The CFO has become a key advisor to the board. With the introduction of big-data, top level management is drowning in information. CFOs need to deliver information effectively to be able to influence those around them. The CFO directly or indirectly deals with every department in an organization. With that said, there are some relationships on the modern board that CFOs will need to nurture.
Head of HR
The people that work within a company are its major asset. In the majority of companies, people are also the largest expense. An EY study found that companies with a high level of collaboration between HR and finance departments experience an increase of 10 percent or more in operational cash flow. Richard Branson states that “by putting the employee first, the customer effectively comes first by default, and in the end, the shareholder comes first by default as well.”
The relationship between the CFO and the CHRO (Chief Human Resources Officer) is the meeting of the ‘numbers-focused,’ and the ‘people-focused’ person. Traditionally, these two character types would not ‘mingle,’ but for today’s CFO, it is an essential relationship between cost and performance.
The CFO usually holds the responsibility of allocating resources within the finance team. However, it is often the role of the HR department to hire and nurture employees to ensure that they reach their full potential for the team and the organization as a whole.
While the relationship between the CFO and the Head of HR seems to be a logical and important one, the relationship was not previously always as strong. Human capital can be harder to measure and predict than a company’s physical assets as employees have their own character. Among the CFOs and CHROs surveyed for a study, 80% say that their relationship has become more collaborative over the past three years.
As business models are continuously adapting, the CFO is tasked with ensuring that the finances are available for the evolution. Where the CEO provides high-level strategy and vision, the CFO has to deliver the strategy and ensure that the correct resources are allocated. The CFO needs to work with peers and middle-level management who will then delegate ever further throughout the organization.
In a recent survey by Russel Reynolds Associates, 82% of CFOs surveyed gave their CEO high marks for overall effectiveness. Furthermore, the vast majority of CFOs said they trusted their CEOs. These stats prove that current relationships are strong which has positive impacts on a strategic and personal level. The CFO and CEO need to be strategically aligned and for this to happen there needs to be an open line of communication and a relationship that allows for healthy debate.
The CFO/CIO relationship is more modern than others. The explosion of big data has forced the two parties to grow closer and become more collaborative. A study by EY found that 61% of CFOs report increased collaboration in the last three years. Furthermore, 71% have had an increased involvement in the IT agenda in the last three years.
Technology offers opportunities for companies to improve processes and save costs and resources. However, investments in technology that enable the corporate strategy introduce major dangers to the organization. Dangers such as cyber security and data privacy concerns, are forcing CFOs and CIOs to work together more so than ever before.
A global research study into the changing role of the CMO found that 63% of CFOs report increased involvement in marketing.

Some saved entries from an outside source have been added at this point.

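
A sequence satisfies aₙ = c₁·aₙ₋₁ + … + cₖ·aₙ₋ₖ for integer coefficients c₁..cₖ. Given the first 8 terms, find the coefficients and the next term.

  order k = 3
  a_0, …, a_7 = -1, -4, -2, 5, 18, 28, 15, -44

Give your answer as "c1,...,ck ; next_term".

2,-2,-1 ; -146

  a_3 = 2·-2 + -2·-4 + -1·-1 = 5
  a_4 = 2·5 + -2·-2 + -1·-4 = 18
  a_5 = 2·18 + -2·5 + -1·-2 = 28
  a_6 = 2·28 + -2·18 + -1·5 = 15
  a_7 = 2·15 + -2·28 + -1·18 = -44
  a_8 = 2·-44 + -2·15 + -1·28 = -146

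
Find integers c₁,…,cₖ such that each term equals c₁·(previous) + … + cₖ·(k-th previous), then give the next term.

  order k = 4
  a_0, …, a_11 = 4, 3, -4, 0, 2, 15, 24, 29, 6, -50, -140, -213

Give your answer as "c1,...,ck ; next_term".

2,-1,-2,1 ; -180

  a_4 = 2·0 + -1·-4 + -2·3 + 1·4 = 2
  a_5 = 2·2 + -1·0 + -2·-4 + 1·3 = 15
  a_6 = 2·15 + -1·2 + -2·0 + 1·-4 = 24
  a_7 = 2·24 + -1·15 + -2·2 + 1·0 = 29
  a_8 = 2·29 + -1·24 + -2·15 + 1·2 = 6
  a_9 = 2·6 + -1·29 + -2·24 + 1·15 = -50
  a_10 = 2·-50 + -1·6 + -2·29 + 1·24 = -140
  a_11 = 2·-140 + -1·-50 + -2·6 + 1·29 = -213
  a_12 = 2·-213 + -1·-140 + -2·-50 + 1·6 = -180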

There are a number of reasons for a CFO to collaborate with marketing, and in particular, the CMO. As an organization adapts its business model, their marketing strategy needs to reflect these changes. Similarly, when new products or services are being introduced to market, a marketing strategy will need to be implemented to enable a successful launch. Elements of these marketing strategies, including paid advertising, email and social media marketing will all need some budget to be allocated. This resource allocation requires collaboration between the CFO and CMO.
In today’s digital world it can be a lot easier for companies to take advantage of new markets/divisions. A strong finance-marketing relationship can ensure that businesses can capitalize on these opportunities and gain a first-mover advantage. Whereas a complex or poor relationship could lead to missed opportunities and the business being left behind by competitors.
The traditional ‘solely number-focused’ CFO is a thing of the past. The modern CFO needs to be a strong communicator and must be able to develop and maintain relationships with people throughout an organization. As the CFO becomes a key advisor to the CEO and the board, they need to influence those around them. Oracle’s ‘The CFO as Catalyst for Change’ report states that over 70% of CFOs say that their overall level of strategic influence has increased over the past three years.
“A savvy CFO will need to construct and test his or her own hypotheses of “wants” and “don’t wants” through a series of conversations directly with stakeholders or indirectly with his or her peers.”